7. The method for artificial breeding of the Oriental squid according to claim 6, characterized in that: A bearing is installed in the middle of the slider (34), and the bearing is slidably installed in the guide groove of the telescopic sleeve (31). The slider (34) is set on the lower surface of the adjusting block (33). Pressure rods (35) are rotatably installed at both ends of the lower surface of the slider (34). An adjusting tube (36) is rotatably installed at the end of the pressure rod (35) away from the slider (34). A bearing sleeve (38) is fixedly installed on the outer surface of the lower end of the telescopic sleeve (31). A T-shaped tube (37) is fixedly installed on the outer surface of the bearing sleeve (38). The adjusting tube (36) is slidably installed on the inner wall of the T-shaped tube (37).

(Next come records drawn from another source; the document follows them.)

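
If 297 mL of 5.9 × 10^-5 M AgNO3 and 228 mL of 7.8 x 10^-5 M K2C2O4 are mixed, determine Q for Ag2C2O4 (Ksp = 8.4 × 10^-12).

Total volume = 297 + 228 = 525 mL.
[Ag^+] = 5.9 × 10^-5 × (297/525) = 3.34 × 10^-5 M
[C2O4^2-] = 7.8 × 10^-5 × (228/525) = 3.39 × 10^-5 M
Ag2C2O4(s) ⇌ 2 Ag^+ + C2O4^2-, so Q = [Ag^+]^2[C2O4^2-]
Q = (3.34 × 10^-5)^2(3.39 x 10^-5) = 3.8 × 10^-14
Q < Ksp, so no precipitate of Ag2C2O4 forms.

Q ≈ 3.8 x 10^-14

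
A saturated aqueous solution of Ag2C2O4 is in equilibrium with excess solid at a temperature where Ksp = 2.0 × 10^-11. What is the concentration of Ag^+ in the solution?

Ag2C2O4(s) <=> 2 Ag^+(aq) + C2O4^2-(aq)
Ksp = [Ag^+]^2[C2O4^2-]
With molar solubility s: [Ag^+] = 2s, [C2O4^2-] = s.
So Ksp = (2s)^2 × s = 4s^3
Solving, s = (2.0 × 10^-11/4)^(1/3) = 1.71 × 10^-4 M
[Ag^+] = 2s = 3.4 x 10^-4 M

[Ag^+] ≈ 3.4e-4 M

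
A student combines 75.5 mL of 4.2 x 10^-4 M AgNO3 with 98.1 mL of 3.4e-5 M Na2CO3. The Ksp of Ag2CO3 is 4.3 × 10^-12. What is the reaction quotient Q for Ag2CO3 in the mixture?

6.4 × 10^-13

Total volume = 75.5 + 98.1 = 173.6 mL.
[Ag^+] = 4.2 × 10^-4 × (75.5/173.6) = 1.83 × 10^-4 M
[CO3^2-] = 3.4 x 10^-5 × (98.1/173.6) = 1.92 × 10^-5 M
Ag2CO3(s) <=> 2 Ag^+(aq) + CO3^2-(aq), so Q = [Ag^+]^2[CO3^2-]
Q = (1.83 × 10^-4)^2(1.92 x 10^-5) = 6.4 x 10^-13
Q < Ksp, so no precipitate of Ag2CO3 forms.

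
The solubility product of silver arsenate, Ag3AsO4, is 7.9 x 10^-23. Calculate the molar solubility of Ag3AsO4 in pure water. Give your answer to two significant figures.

1.3e-6 M

Ag3AsO4(s) ⇌ 3 Ag^+ + AsO4^3-
Ksp = [Ag^+]^3[AsO4^3-]
For each mole of Ag3AsO4 that dissolves: [Ag^+] = 3s, [AsO4^3-] = s.
So Ksp = (3s)^3 × s = 27s^4
s^4 = 7.9 x 10^-23 / 27, so s = 1.3 × 10^-6 M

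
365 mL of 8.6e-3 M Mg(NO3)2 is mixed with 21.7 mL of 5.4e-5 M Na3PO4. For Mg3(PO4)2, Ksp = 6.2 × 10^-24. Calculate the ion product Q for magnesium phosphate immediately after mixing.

Q ≈ 4.9 × 10^-18

Total volume = 365 + 21.7 = 386.7 mL.
[Mg^2+] = 8.6 x 10^-3 × (365/386.7) = 8.12 × 10^-3 M
[PO4^3-] = 5.4 × 10^-5 × (21.7/386.7) = 3.03 × 10^-6 M
Mg3(PO4)2(s) <=> 3 Mg^2+(aq) + 2 PO4^3-(aq), so Q = [Mg^2+]^3[PO4^3-]^2
Q = (8.12 × 10^-3)^3(3.03 × 10^-6)^2 = 4.9 × 10^-18
Q > Ksp, so Mg3(PO4)2 will precipitate.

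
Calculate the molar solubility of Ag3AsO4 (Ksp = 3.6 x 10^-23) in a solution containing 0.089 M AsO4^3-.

Ag3AsO4(s) ⇌ 3 Ag^+ + AsO4^3-
Ksp = [Ag^+]^3[AsO4^3-]
Let s = moles of Ag3AsO4 that dissolve per litre. [Ag^+] = 3s, [AsO4^3-] = 0.089 + s ≈ 0.089 (since the AsO4^3- already present dominates).
Ksp ≈ (3s)^3 × 0.089
s = 2.5 x 10^-8 M
Check: s = 2.5 × 10^-8 ≪ 0.089, so the approximation is valid.

s ≈ 2.5 x 10^-8 M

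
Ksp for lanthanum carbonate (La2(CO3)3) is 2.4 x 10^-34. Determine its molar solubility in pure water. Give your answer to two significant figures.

La2(CO3)3(s) ⇌ 2 La^3+ + 3 CO3^2-
Ksp = [La^3+]^2[CO3^2-]^3
Let s = molar solubility. Then [La^3+] = 2s and [CO3^2-] = 3s.
Ksp = (2s)^2(3s)^3 = 108s^5
s = (2.4 x 10^-34 / 108)^(1/5) = 7.4 x 10^-8 M

7.4e-8 M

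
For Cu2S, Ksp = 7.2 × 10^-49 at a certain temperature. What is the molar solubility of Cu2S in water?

Cu2S(s) <=> 2 Cu^+ + S^2-
Ksp = [Cu^+]^2[S^2-]
For each mole of Cu2S that dissolves: [Cu^+] = 2s, [S^2-] = s.
Ksp = (2s)^2s = 4s^3
s^3 = 7.2 × 10^-49 / 4, so s = 5.6 × 10^-17 M

5.6e-17 M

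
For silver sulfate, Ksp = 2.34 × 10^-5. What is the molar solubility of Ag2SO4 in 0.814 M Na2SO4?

s = 2.68e-3 M

Ag2SO4(s) ⇌ 2 Ag^+ + SO4^2-
Ksp = [Ag^+]^2[SO4^2-]
Let s be the molar solubility in this solution. [Ag^+] = 2s, [SO4^2-] = 0.814 + s ≈ 0.814 (since SO4^2- from Na2SO4 dominates).
Ksp ≈ (2s)^2 × 0.814
s = 2.68 x 10^-3 M
Check: s = 2.7 × 10^-3 ≪ 0.814, so the approximation is valid.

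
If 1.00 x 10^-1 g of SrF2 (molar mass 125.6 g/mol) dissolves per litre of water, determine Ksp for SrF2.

Ksp ≈ 2.02 × 10^-9

Molar solubility s = (1.00 × 10^-1 g/L) / (125.6 g/mol) = 7.962 x 10^-4 M.
SrF2(s) <=> Sr^2+ + 2 F^-
With molar solubility s: [Sr^2+] = s, [F^-] = 2s.
Ksp = [Sr^2+][F^-]^2
Substituting: Ksp = s(2s)^2 = 4s^3
Ksp = 4 × (7.962 × 10^-4)^3 = 2.02 × 10^-9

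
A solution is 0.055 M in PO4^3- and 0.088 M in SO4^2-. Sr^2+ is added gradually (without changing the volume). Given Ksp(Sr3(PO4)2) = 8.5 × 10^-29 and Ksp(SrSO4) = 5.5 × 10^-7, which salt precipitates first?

Precipitation of each salt starts when its ion product equals its Ksp.
For Sr3(PO4)2: 8.5 × 10^-29 = (0.055)^2 × [Sr^2+]^3  ⇒  [Sr^2+] = 3.0 × 10^-9 M.
For SrSO4: 5.5 × 10^-7 = 0.088 × [Sr^2+]  ⇒  [Sr^2+] = 6.3 × 10^-6 M.
The salt with the lower threshold [Sr^2+] precipitates first: Sr3(PO4)2.

Sr3(PO4)2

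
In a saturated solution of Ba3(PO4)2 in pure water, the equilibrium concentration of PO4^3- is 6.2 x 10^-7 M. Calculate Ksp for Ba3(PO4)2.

Ba3(PO4)2(s) <=> 3 Ba^2+(aq) + 2 PO4^3-(aq)
Stoichiometry gives [Ba^2+] = (3/2)[PO4^3-] = 9.30 × 10^-7 M.
Ksp = [Ba^2+]^3[PO4^3-]^2
Ksp = (9.30 x 10^-7)^3 × (6.2 × 10^-7)^2 = 3.1 × 10^-31

Ksp ≈ 3.1e-31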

8. The method for artificial breeding of the Oriental squid according to claim 7, characterized in that: An auxiliary spring (39) is fitted on the outer surface of the regulating tube (36). One end of the auxiliary spring (39) is fixedly installed on the T-shaped tube (37), and the other end of the auxiliary spring (39) is fixedly installed on the regulating tube (36). A sealing gasket is installed at the connection between the regulating tube (36) and the T-shaped tube (37), and the sealing gasket has good waterproof performance.